Wu's pilot comes after Boston's disparity study showed it spending 11% of its $2.3 billion discretionary dollars with minority groups over a five-year period.

Asians accounted for 1.1% of that portion, Blacks were 0.4%, Hispanics were 0.8% and Native Americans were 0.1%, while white women accounted for 8.5%.

Those figures, the study found, equate to a "substantial underutilization" of available vendors, according to Wu administration officials.

Atlanta, Austin, Chicago, Phoenix, Miami, San Diego and San Francisco have all formed similar programs, which set aside certain categories of contracts for certain categories of businesses, according to research from the non-profit Insight Center for Community Economic Development.

Michael Miller, Boston's director of strategic procurement, said at a recent hearing that the sheltered market program is "one of the strongest tools" the city can use to move closer to its goals, set by former Mayor Marty Walsh, of utilizing at least 15% woman-owned businesses and 10% minority-owned businesses of all contracts awarded in any fiscal year.

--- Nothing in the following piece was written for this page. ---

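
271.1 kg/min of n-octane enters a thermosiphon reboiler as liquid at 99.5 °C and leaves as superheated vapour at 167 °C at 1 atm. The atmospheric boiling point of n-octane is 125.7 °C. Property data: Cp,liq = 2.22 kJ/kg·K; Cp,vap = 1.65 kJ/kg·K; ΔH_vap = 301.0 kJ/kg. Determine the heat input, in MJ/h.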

"We want to make sure that this is a strong policy that's going to stand up and have the impact that we want it to have," Miller said, outlining the proposal during a City Council hearing last week.

Other cities have launched disparity studies in order to undergird their equity efforts with facts, including Charlotte, N.C., Indianapolis, Ind., San Antonio, Texas and San Diego, Calif., all of which have launched studies within the last six years.

Boston's sheltered market program would only apply to goods and services contracts — including goods like office supplies and furniture and professional services like consulting or graphic design — even though the city's study showed Boston's discretionary spending on construction as having disparities across all demographic categories.

The city, officials said, is working to stand up separate efforts to diversify its spending within the construction industry.

If approved by the council Wednesday, the sheltered market program would still need written procedures and a public hearing before city officials file the final details of the program with the state's office of supplier diversity and the Secretary of State.